In september 1925 kon de Brugse bisschop Gustave Waffelaert er zijn collega's toe bewegen in een gemeenschappelijk herderlijk schrijven het Vlaams-nationalisme te veroordelen. Het bracht immers, zo vonden de bisschoppen, verdeeldheid bij de katholieken, het ondermijnde de Belgische eenheid en het leidde onvermijdelijk tot een geest van opstandigheid tegen het gezag. In het bisdom Brugge werd de brief anders dan elders waar hij voor priesters bedoeld was, gepresenteerd als een richtlijn voor alle gelovigen, ook voor de studerende jeugd, en werden alle uitingen van Vlaams-nationalisme op straf van doodzonde verboden, ook het lezen van Vlaams-nationalistische bladen.

De Blauwvoet en De Vlaamsche Vlagge leken bedreigd. In de aanvankelijke paniek besloot De Vlaamsche Vlagge-redactie de titel te veranderen in Het Pennoen om zo het verbod te omzeilen. In de volgende maanden groeide bij velen, ook priesters, verzet tegen de veroordeling, en zochten overal katholieke Vlaams-nationalisten naar argumenten om aan te tonen dat de bisschoppen hun boekje te buiten waren gegaan. Die argumenten verschenen ook in AKVS-bladen en de veroordeling verloor na korte tijd haar uitwerking. In zekere zin had ze zelfs een averechts effect want in de jaren 1925-1928 nam de medewerking vanuit de West-Vlaamse colleges aan het veroordeelde blad De Vlaamsche Vlagge snel toe en bereikte een nooit gekende hoogte.

Toen bisschop Waffelaert in zijn vastenbrief van februari 1927 nogmaals het Vlaams-nationalisme veroordeelde was het effect opnieuw klein.
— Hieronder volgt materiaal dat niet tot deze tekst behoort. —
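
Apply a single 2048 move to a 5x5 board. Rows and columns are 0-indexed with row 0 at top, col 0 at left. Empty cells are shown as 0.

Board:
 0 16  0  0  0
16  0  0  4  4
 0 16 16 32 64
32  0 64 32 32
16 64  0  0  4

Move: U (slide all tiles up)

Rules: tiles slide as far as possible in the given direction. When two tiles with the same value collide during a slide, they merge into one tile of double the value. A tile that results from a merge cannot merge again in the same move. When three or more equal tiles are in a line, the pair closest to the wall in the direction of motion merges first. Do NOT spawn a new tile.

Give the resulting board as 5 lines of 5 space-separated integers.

Answer: 16 32 16  4  4
32 64 64 64 64
16  0  0  0 32
 0  0  0  0  4
 0  0  0  0  0

Derivation:
Slide up:
col 0: [0, 16, 0, 32, 16] -> [16, 32, 16, 0, 0]
col 1: [16, 0, 16, 0, 64] -> [32, 64, 0, 0, 0]
col 2: [0, 0, 16, 64, 0] -> [16, 64, 0, 0, 0]
col 3: [0, 4, 32, 32, 0] -> [4, 64, 0, 0, 0]
col 4: [0, 4, 64, 32, 4] -> [4, 64, 32, 4, 0]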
Het zelfvertrouwen van het AKVS bleef in West-Vlaanderen zo groot dat het kort daarna openlijk alle superviserende bevoegdheid opeiste over alle studentenwerking in de provincie, ook de puur godsdienstige. Dat bracht Waffelaert ertoe in de zomer van 1927 geen doctrinaire veroordeling meer uit te vaardigen maar eenvoudig disciplinair op te treden. Hij verbood de scholieren vergaderingen bij te wonen die geleid werden door universiteitstudenten. Die maatregel had meer effect, want op veel plaatsen werden in plaatselijke bonden, op bevel van proosten of parochiegeestelijkheid de studenten buitengezet uit de bondsvergaderingen.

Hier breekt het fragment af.